In the current case Oleh Vernik is an assistant lecturer in a Kiev law school. He was also a candidate for the CWI's section in the recent Ukrainian elections and more importantly was, until recently suspended, a member of the international leadership of the CWI. The CWI in its damage control exercise is trying to say that the problem was limited to its Ukraine section but it has now been verified that at least one of the leaders of its Russian section was also actively involved. His name is Ilya Budraitskis. As British members of the CWI were in the Ukraine working with these people, it raises the possibility that the whole international CWI leadership might have been more involved than they have acknowledged.

This is partially confirmed by the inadequate statement the CWI have put out an on the affair (suspending Oleh Vernik but astoundingly claiming that they themselves were the true victims of the scam as it has tarnished their good honour!) for the use for the other leftist groups. Significantly they have yet to put it up on their own international website.

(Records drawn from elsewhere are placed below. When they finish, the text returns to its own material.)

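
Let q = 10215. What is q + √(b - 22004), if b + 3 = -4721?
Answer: 10215 + 2*I*√6682 ≈ 10215.0 + 163.49*I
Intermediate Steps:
b = -4724 (b = -3 - 4721 = -4724)
q + √(b - 22004) = 10215 + √(-4724 - 22004) = 10215 + √(-26728) = 10215 + 2*I*√6682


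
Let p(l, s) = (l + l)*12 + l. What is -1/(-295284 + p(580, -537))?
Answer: 1/280784 ≈ 3.5615e-6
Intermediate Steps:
p(l, s) = 25*l (p(l, s) = (2*l)*12 + l = 24*l + l = 25*l)
-1/(-295284 + p(580, -537)) = -1/(-295284 + 25*580) = -1/(-295284 + 14500) = -1/(-280784) = -1*(-1/280784) = 1/280784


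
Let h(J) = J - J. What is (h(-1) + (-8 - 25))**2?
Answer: 1089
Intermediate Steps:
h(J) = 0
(h(-1) + (-8 - 25))**2 = (0 + (-8 - 25))**2 = (0 - 33)**2 = (-33)**2 = 1089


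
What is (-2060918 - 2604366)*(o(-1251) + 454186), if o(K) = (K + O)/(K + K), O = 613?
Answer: -2650753743434420/1251 ≈ -2.1189e+12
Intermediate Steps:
o(K) = (613 + K)/(2*K) (o(K) = (K + 613)/(K + K) = (613 + K)/((2*K)) = (613 + K)*(1/(2*K)) = (613 + K)/(2*K))
(-2060918 - 2604366)*(o(-1251) + 454186) = (-2060918 - 2604366)*((½)*(613 - 1251)/(-1251) + 454186) = -4665284*((½)*(-1/1251)*(-638) + 454186) = -4665284*(319/1251 + 454186) = -4665284*568187005/1251 = -2650753743434420/1251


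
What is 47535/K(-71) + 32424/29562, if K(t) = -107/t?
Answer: 16629129323/527189 ≈ 31543.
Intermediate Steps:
47535/K(-71) + 32424/29562 = 47535/((-107/(-71))) + 32424/29562 = 47535/((-107*(-1/71))) + 32424*(1/29562) = 47535/(107/71) + 5404/4927 = 47535*(71/107) + 5404/4927 = 3374985/107 + 5404/4927 = 16629129323/527189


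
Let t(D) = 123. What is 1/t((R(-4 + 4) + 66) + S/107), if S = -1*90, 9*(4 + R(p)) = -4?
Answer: 1/123 ≈ 0.0081301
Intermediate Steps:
R(p) = -40/9 (R(p) = -4 + (⅑)*(-4) = -4 - 4/9 = -40/9)
S = -90
1/t((R(-4 + 4) + 66) + S/107) = 1/123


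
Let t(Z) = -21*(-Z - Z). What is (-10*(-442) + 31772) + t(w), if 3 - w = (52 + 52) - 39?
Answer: 33588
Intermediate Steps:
w = -62 (w = 3 - ((52 + 52) - 39) = 3 - (104 - 39) = 3 - 1*65 = 3 - 65 = -62)
t(Z) = 42*Z (t(Z) = -(-42)*Z = 42*Z)
(-10*(-442) + 31772) + t(w) = (-10*(-442) + 31772) + 42*(-62) = (4420 + 31772) - 2604 = 36192 - 2604 = 33588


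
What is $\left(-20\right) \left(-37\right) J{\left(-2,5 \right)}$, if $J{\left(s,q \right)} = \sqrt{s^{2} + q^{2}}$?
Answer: $740 \sqrt{29} \approx 3985.0$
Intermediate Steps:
$J{\left(s,q \right)} = \sqrt{q^{2} + s^{2}}$
$\left(-20\right) \left(-37\right) J{\left(-2,5 \right)} = \left(-20\right) \left(-37\right) \sqrt{5^{2} + \left(-2\right)^{2}} = 740 \sqrt{25 + 4} = 740 \sqrt{29}$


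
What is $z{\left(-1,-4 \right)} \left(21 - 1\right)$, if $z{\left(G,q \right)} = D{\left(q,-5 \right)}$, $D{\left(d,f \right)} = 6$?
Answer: $120$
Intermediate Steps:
$z{\left(G,q \right)} = 6$
$z{\left(-1,-4 \right)} \left(21 - 1\right) = 6 \left(21 - 1\right) = 6 \cdot 20 = 120$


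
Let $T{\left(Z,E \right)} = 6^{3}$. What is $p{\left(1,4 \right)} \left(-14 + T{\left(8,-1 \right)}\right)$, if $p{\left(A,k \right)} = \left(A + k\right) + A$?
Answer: $1212$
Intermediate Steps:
$T{\left(Z,E \right)} = 216$
$p{\left(A,k \right)} = k + 2 A$
$p{\left(1,4 \right)} \left(-14 + T{\left(8,-1 \right)}\right) = \left(4 + 2 \cdot 1\right) \left(-14 + 216\right) = \left(4 + 2\right) 202 = 6 \cdot 202 = 1212$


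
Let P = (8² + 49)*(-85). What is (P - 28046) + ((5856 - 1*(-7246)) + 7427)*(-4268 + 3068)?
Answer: -24672451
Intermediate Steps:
P = -9605 (P = (64 + 49)*(-85) = 113*(-85) = -9605)
(P - 28046) + ((5856 - 1*(-7246)) + 7427)*(-4268 + 3068) = (-9605 - 28046) + ((5856 - 1*(-7246)) + 7427)*(-4268 + 3068) = -37651 + ((5856 + 7246) + 7427)*(-1200) = -37651 + (13102 + 7427)*(-1200) = -37651 + 20529*(-1200) = -37651 - 24634800 = -24672451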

Enough said. We do not want to mire ourselves in the stagnant swamps of Trotskyism. This wasn’t the first time nor will it be the last time when the political atmosphere will be polluted by dishonest schemes of those whose only identification with the working class is in the labels they attach to themselves, but the Bureau refuses to allow such an episode to get in the way of its attempt to nurture and develop the genuine revolutionary forces which are emerging in the fight against this decaying and rotten system of exploitation.